Andy Redmayne
- Birth name: Andy Redmayne
- Date of birth: 26 June 1992 (age 32)
- Place of birth: Glasgow, Scotland
- Height: 6 ft 5 in (1.96 m)
- Weight: 104 kg (16 st 5 lb)
- School: Loudoun Academy

Rugby union career
- Position(s): Lock / Flanker

Amateur team(s)
- Years: Team / Apps / (Points)
- Dundee HSFP /  / ()
- –: Glasgow Hawks /  / ()

International career
- Years: Team / Apps / (Points)
- Scotland U18
- 2011-12: Scotland U20 / 10 / (10)
- –: Scotland Club XV
- Correct as of 4 July 2015

= Andy Redmayne =

Scottish rugby union player

Andy Redmayne (born 26 June 1992 in Glasgow, Scotland) is a Scotland Club XV international rugby union player at the Lock position. He can also play Flanker.

==Rugby Union career==

===Amateur career===

Completing a degree in English at University in Dundee, Redmayne played for the Dundee High School Former Pupils Rugby Club; Dundee HSFP.

===Professional career===

Redmayne secured an Elite Development Programme position at the Glasgow Warriors in 2013 and 2014 This meant he could continue playing for Glasgow Hawks whilst training and challenging for a place at the Warriors.

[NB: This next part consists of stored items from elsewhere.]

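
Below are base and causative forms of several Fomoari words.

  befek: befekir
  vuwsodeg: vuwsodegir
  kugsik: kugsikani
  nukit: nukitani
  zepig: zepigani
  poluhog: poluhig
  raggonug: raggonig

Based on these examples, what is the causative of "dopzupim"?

dopzupimani

"dopzupim" has last vowel 'i'. The stems whose last vowel is 'i' (kugsik → kugsikani, nukit → nukitani, zepig → zepigani) add -ani.
The other patterns: stems whose last vowel is 'e' add -ir; stems whose last vowel is 'o' or 'u' change the last vowel to 'i'.
So dopzupim → dopzupimani.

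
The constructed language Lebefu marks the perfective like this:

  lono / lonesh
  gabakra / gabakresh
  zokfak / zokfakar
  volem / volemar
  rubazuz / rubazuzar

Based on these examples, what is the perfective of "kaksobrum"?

kaksobrumar

gabakra and zokfak both have last vowel 'a' yet inflect differently (gabakresh, zokfakar), so the last vowel is not what conditions the rule; whether the stem ends in a vowel or a consonant is.
"kaksobrum" ends in a consonant. The stems ending in a consonant (zokfak → zokfakar, volem → volemar, rubazuz → rubazuzar) add -ar.
So kaksobrum → kaksobrumar.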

He played for Glasgow Warriors in their 2013-14 pre-season friendly against Aberdeen GSFP RFC.

===International career===

Redmayne was to be capped by Scotland for the under 18s and capped by the under 20s. He scored a try for the Under 20s against Australia in the 2012 Junior World Championships in Cape Town.

Redmayne was capped by the Scotland Club XV side in 2013.